#006

picked up that book “bird by bird” again this morning.

i’ve been feeling down on myself for the last week or so - when it comes to this whole music thing. the highs and lows, it’s talked about pretty frequently and it doesn’t get much easier to navigate. but searching for inspiration seems to be a pretty potent antidote.

something i just read has me frenzied, in a good way.

in just a few pages, anne lamott deconstructs this idea of writing’s core purpose being to instill hope in your reader. i’ve heard quite a few artists talk about how their goal is to spread hope and positivity through their work, and it’s pretty cliche at this point. but i think i’ve been framing it wrong in my mind. you can evoke a sense of hope without making “hopeful” art. i guess when i hear musicians describe this mission for positivity, i immediately think of bubbly, major key anthems… but i just had an “aha” moment that has me rethinking a lot.
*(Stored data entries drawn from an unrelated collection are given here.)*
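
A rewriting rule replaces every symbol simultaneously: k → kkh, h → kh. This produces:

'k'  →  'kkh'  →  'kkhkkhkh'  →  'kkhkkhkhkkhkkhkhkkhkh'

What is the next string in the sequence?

kkhkkhkhkkhkkhkhkkhkhkkhkkhkhkkhkkhkhkkhkhkkhkkhkhkkhkh

Applying the rule to each of the 21 symbols of kkhkkhkhkkhkkhkhkkhkh gives the pieces kkh kkh kh kkh kkh kh kkh kh kkh kkh kh kkh kkh kh kkh kh kkh kkh kh kkh kh, which concatenate to the answer.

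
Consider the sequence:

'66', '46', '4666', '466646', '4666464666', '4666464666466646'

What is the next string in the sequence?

46664646664666464666464666

Each term (from the third on) is the previous term followed by the one before it: term 3 = 46·66 = 4666.
So term 7 is 4666464666466646·4666464666.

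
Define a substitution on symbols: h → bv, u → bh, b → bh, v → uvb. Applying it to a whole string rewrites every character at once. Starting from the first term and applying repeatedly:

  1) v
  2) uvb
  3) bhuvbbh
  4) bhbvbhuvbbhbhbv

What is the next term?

Applying the rule to each of the 15 symbols of bhbvbhuvbbhbhbv gives the pieces bh bv bh uvb bh bv bh uvb bh bh bv bh bv bh uvb, which concatenate to the answer.

bhbvbhuvbbhbvbhuvbbhbhbvbhbvbhuvb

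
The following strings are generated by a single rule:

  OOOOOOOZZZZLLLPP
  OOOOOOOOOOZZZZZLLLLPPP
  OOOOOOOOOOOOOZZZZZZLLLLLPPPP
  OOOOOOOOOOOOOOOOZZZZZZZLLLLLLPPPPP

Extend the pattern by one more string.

Reading off run lengths: O runs 7, 10, 13, 16; Z runs 4, 5, 6, 7; L runs 3, 4, 5, 6; P runs 2, 3, 4, 5 — each is linear in n, where the shown terms are n = 2, 3, 4, 5.
At n = 6 the blocks have lengths 19, 8, 7, 6.

OOOOOOOOOOOOOOOOOOOZZZZZZZZLLLLLLLPPPPPP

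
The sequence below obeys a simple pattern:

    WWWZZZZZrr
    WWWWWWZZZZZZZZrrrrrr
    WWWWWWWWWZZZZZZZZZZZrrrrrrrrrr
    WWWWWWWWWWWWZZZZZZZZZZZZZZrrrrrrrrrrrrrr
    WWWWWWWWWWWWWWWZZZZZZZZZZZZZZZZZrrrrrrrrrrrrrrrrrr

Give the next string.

WWWWWWWWWWWWWWWWWWZZZZZZZZZZZZZZZZZZZZrrrrrrrrrrrrrrrrrrrrrr

Reading off run lengths: W runs 3, 6, 9, 12, 15; Z runs 5, 8, 11, 14, 17; r runs 2, 6, 10, 14, 18 — each is linear in n (n = 1, 2, …).
At n = 6 the blocks have lengths 18, 20, 22.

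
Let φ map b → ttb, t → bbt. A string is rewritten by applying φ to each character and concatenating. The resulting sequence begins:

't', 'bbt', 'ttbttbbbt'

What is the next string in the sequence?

Apply φ to ttbttbbbt symbol by symbol: t→bbt, t→bbt, b→ttb, t→bbt, t→bbt, b→ttb, b→ttb, b→ttb, t→bbt; joined: bbt bbt ttb bbt bbt ttb ttb ttb bbt.

bbtbbtttbbbtbbtttbttbttbbbt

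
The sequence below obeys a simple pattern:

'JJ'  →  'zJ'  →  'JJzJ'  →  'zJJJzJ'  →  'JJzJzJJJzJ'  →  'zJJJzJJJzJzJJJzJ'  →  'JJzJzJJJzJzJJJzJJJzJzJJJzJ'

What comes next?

zJJJzJJJzJzJJJzJJJzJzJJJzJzJJJzJJJzJzJJJzJ

Each term (from the third on) is the two preceding terms concatenated in order: term 3 = JJ·zJ = JJzJ.
The next term joins zJJJzJJJzJzJJJzJ and JJzJzJJJzJzJJJzJJJzJzJJJzJ.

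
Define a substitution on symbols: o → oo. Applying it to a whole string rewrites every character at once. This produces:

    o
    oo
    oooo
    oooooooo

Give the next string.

Expanding oooooooo: o→oo, o→oo, o→oo, o→oo, o→oo, o→oo, o→oo, o→oo. Concatenated: oo oo oo oo oo oo oo oo.

oooooooooooooooo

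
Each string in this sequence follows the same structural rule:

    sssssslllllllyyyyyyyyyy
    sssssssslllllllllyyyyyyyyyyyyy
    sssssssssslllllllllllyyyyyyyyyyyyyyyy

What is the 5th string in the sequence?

sssssssssssssslllllllllllllllyyyyyyyyyyyyyyyyyyyyyy

Each string has the form s^{2n} l^{2n+1} y^{3n+1}, where the shown terms are n = 3, 4, 5.
At n = 7 the blocks have lengths 14, 15, 22.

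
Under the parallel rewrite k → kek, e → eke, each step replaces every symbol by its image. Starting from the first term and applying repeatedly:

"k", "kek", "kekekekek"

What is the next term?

Apply φ to kekekekek symbol by symbol: k→kek, e→eke, k→kek, e→eke, k→kek, e→eke, k→kek, e→eke, k→kek; joined: kek eke kek eke kek eke kek eke kek.

kekekekekekekekekekekekekek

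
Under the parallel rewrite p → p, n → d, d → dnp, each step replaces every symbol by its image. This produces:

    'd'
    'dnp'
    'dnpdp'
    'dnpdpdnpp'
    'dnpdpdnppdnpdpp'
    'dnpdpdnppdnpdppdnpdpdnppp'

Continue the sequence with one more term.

dnpdpdnppdnpdppdnpdpdnpppdnpdpdnppdnpdppp

φ(dnpdpdnppdnpdppdnpdpdnppp) expands symbol-by-symbol to dnp d p dnp p dnp d p p dnp d p dnp p p dnp d p dnp p dnp d p p p; joining the 25 pieces gives the next term.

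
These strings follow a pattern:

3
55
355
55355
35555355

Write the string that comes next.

This is a Fibonacci-style word recurrence s(k) = s(k−2)·s(k−1): e.g. 3·55 = 355.
So term 6 is 55355·35555355.

5535535555355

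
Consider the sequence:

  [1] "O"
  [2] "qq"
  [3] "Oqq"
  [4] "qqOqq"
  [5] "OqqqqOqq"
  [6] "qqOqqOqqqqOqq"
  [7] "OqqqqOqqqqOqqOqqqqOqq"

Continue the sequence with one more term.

qqOqqOqqqqOqqOqqqqOqqqqOqqOqqqqOqq

From term 3 onward, concatenate the second-to-last term with the last: O·qq = Oqq, qq·Oqq = qqOqq, …
The next term joins qqOqqOqqqqOqq and OqqqqOqqqqOqqOqqqqOqq.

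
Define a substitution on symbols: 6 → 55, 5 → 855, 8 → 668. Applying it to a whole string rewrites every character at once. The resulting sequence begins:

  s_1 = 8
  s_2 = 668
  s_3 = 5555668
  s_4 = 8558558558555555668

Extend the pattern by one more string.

6688558556688558556688558556688558558558558558555555668

φ(8558558558555555668) expands symbol-by-symbol to 668 855 855 668 855 855 668 855 855 668 855 855 855 855 855 855 55 55 668; joining the 19 pieces gives the next term.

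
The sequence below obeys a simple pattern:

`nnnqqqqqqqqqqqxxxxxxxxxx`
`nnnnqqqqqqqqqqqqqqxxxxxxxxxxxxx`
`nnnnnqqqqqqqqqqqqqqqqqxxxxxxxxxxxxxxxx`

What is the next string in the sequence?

Reading off run lengths: n runs 3, 4, 5; q runs 11, 14, 17; x runs 10, 13, 16 — each is linear in n, where the shown terms are n = 3, 4, 5.
Setting n = 6 gives 6, 20, 19 characters in each block.

nnnnnnqqqqqqqqqqqqqqqqqqqqxxxxxxxxxxxxxxxxxxx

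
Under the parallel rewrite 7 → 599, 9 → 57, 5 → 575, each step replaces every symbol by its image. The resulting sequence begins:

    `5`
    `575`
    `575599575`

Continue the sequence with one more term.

5755995755755757575599575

Expanding 575599575: 5→575, 7→599, 5→575, 5→575, 9→57, 9→57, 5→575, 7→599, 5→575. Concatenated: 575 599 575 575 57 57 575 599 575.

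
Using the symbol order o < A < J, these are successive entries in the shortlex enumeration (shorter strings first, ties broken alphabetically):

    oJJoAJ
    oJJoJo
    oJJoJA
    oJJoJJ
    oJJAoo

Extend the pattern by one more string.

Find the rightmost character of oJJAoo below J, bump it to the next letter, and reset everything to its right to o.

oJJAoA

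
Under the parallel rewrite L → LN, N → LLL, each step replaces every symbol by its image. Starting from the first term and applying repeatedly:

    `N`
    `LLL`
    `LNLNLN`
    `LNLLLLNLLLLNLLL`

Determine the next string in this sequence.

Rewriting the 15 symbols of LNLLLLNLLLLNLLL one by one yields LN LLL LN LN LN LN LLL LN LN LN LN LLL LN LN LN; concatenated:

LNLLLLNLNLNLNLLLLNLNLNLNLLLLNLNLN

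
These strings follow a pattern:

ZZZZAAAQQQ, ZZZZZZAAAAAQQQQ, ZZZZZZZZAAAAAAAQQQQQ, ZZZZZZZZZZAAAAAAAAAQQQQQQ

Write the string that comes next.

ZZZZZZZZZZZZAAAAAAAAAAAQQQQQQQ

Each string has the form Z^{2n+2} A^{2n+1} Q^{n+2} (n = 1, 2, …).
For the next term, n = 5, so the run lengths are 12, 11, 7.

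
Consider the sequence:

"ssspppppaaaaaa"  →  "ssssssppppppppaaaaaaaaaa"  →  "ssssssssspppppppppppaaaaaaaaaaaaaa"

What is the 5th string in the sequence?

Reading off run lengths: s runs 3, 6, 9; p runs 5, 8, 11; a runs 6, 10, 14 — each is linear in n (n = 1, 2, …).
For term 5, n = 5, so the run lengths are 15, 17, 22.

ssssssssssssssspppppppppppppppppaaaaaaaaaaaaaaaaaaaaaa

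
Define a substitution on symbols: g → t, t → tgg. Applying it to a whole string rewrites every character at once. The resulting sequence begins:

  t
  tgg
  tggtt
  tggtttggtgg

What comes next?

tggtttggtggtggtttggtt

Rewriting each symbol of tggtttggtgg: t→tgg, g→t, g→t, t→tgg, t→tgg, t→tgg, g→t, g→t, t→tgg, g→t, g→t, which concatenates to tgg t t tgg tgg tgg t t tgg t t.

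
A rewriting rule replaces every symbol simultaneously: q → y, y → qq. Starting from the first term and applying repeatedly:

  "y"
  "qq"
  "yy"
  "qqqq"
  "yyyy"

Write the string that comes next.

qqqqqqqq

Rewriting each symbol of yyyy: y→qq, y→qq, y→qq, y→qq, which concatenates to qq qq qq qq.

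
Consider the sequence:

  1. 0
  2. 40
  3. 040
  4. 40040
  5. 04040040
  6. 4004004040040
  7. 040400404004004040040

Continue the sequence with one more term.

From term 3 onward, concatenate the second-to-last term with the last: 0·40 = 040, 40·040 = 40040, …
So term 8 is 4004004040040·040400404004004040040.

4004004040040040400404004004040040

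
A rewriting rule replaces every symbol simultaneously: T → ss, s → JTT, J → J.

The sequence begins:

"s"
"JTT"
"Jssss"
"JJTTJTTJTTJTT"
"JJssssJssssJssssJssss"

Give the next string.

JJJTTJTTJTTJTTJJTTJTTJTTJTTJJTTJTTJTTJTTJJTTJTTJTTJTT

Replace each of the 21 characters of JJssssJssssJssssJssss in place — J J JTT JTT JTT JTT J JTT JTT JTT JTT J JTT JTT JTT JTT J JTT JTT JTT JTT — and concatenate.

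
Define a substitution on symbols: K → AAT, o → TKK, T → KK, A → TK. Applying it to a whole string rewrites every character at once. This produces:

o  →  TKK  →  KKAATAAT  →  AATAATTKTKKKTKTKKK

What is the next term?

φ(AATAATTKTKKKTKTKKK) expands symbol-by-symbol to TK TK KK TK TK KK KK AAT KK AAT AAT AAT KK AAT KK AAT AAT AAT; joining the 18 pieces gives the next term.

TKTKKKTKTKKKKKAATKKAATAATAATKKAATKKAATAATAAT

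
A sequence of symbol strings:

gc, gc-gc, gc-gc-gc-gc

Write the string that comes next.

Every step duplicates the string with '-' between the halves.
Doubling gc-gc-gc-gc with '-' between the halves:

gc-gc-gc-gc-gc-gc-gc-gc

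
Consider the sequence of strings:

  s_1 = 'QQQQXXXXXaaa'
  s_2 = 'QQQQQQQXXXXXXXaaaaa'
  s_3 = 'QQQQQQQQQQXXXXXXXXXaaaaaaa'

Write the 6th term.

QQQQQQQQQQQQQQQQQQQXXXXXXXXXXXXXXXaaaaaaaaaaaaa

Term n consists of 3n+1 Q's, followed by 2n+3 X's, followed by 2n+1 a's (n = 1, 2, …).
At n = 6 the blocks have lengths 19, 15, 13.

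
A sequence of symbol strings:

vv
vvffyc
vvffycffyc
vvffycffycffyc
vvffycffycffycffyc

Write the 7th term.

vvffycffycffycffycffycffyc

The strings grow by a fixed suffix ffyc each time.
From vvffycffycffycffyc, 2 further steps: vvffycffycffycffyc → vvffycffycffycffycffyc → (answer).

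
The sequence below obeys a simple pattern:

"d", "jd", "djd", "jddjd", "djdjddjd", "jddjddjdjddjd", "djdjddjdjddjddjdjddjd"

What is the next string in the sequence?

jddjddjdjddjddjdjddjdjddjddjdjddjd

This is a Fibonacci-style word recurrence s(k) = s(k−2)·s(k−1): e.g. d·jd = djd.
So term 8 is jddjddjdjddjd·djdjddjdjddjddjdjddjd.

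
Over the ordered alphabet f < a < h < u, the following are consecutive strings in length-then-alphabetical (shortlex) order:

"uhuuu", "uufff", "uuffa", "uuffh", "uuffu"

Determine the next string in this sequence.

Treat uuffu as a base-4 numeral over the given alphabet and add one, carrying through any trailing u's.

uufaf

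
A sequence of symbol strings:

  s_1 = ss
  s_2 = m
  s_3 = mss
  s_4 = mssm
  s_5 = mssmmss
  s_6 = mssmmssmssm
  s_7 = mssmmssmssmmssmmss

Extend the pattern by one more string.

mssmmssmssmmssmmssmssmmssmssm

Each term (from the third on) is the previous term followed by the one before it: term 3 = m·ss = mss.
The next term joins mssmmssmssmmssmmss and mssmmssmssm.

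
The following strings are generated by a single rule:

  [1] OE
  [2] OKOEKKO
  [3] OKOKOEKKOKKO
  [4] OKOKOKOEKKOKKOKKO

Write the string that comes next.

Every step adds OK to the front and KKO to the end of the previous string.
Applying this once more to OKOKOKOEKKOKKOKKO:

OKOKOKOKOEKKOKKOKKOKKO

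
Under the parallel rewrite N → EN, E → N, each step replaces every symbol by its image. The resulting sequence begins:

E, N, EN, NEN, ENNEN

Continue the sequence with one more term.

Expanding ENNEN: E→N, N→EN, N→EN, E→N, N→EN. Concatenated: N EN EN N EN.

NENENNEN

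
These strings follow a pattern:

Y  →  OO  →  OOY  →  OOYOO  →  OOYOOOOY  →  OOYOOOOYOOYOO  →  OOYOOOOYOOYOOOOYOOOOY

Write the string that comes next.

OOYOOOOYOOYOOOOYOOOOYOOYOOOOYOOYOO

From term 3 onward, concatenate the last term with the second-to-last: OO·Y = OOY, OOY·OO = OOYOO, …
So term 8 is OOYOOOOYOOYOOOOYOOOOY·OOYOOOOYOOYOO.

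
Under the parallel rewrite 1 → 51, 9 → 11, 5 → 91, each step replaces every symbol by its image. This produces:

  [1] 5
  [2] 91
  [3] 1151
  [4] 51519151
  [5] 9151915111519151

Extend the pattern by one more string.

Replace each of the 16 characters of 9151915111519151 in place — 11 51 91 51 11 51 91 51 51 51 91 51 11 51 91 51 — and concatenate.

11519151115191515151915111519151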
hope means so many different things for people. when used as a noun, the dictionary definition of hope is “a feeling of expectation and desire for a certain thing to happen.” hope is about desire, and capitalism has our sense of desire all over the place.

i’ve been thinking a lot about how i use social media as a consumer. what things do i actually want to see in contrast to what i think i need to see to stay relevant in my field.

i want to see beautiful architecture, unique interior design and things that make me laugh (that i haven’t seen before). because i desire to live in a home that makes me feel in a world of my own. because i want to experience joy through something new. i want to feel inspired and motivated to work toward not having to view those things on a phone because i am already living in it.

i think i need to be caught up with my favorite artists and peers so that i know how to keep up with an industry that doesn’t want me to survive in it.

social media makes us compare our lives to other lives because it is actively working to figure out what it is that we desire.

we gravitate toward art that creates a feeling or world that we desire to be part of in some way or another. artists give people hope by taking the time to create that world and make people believe in it, maybe even convince them they are already living in it.

a couple questions i have for myself right now: how do you make art that expresses the deep disappointment you’ve been feeling, while still making room for hope? how do i inspire awe through my own discouragement?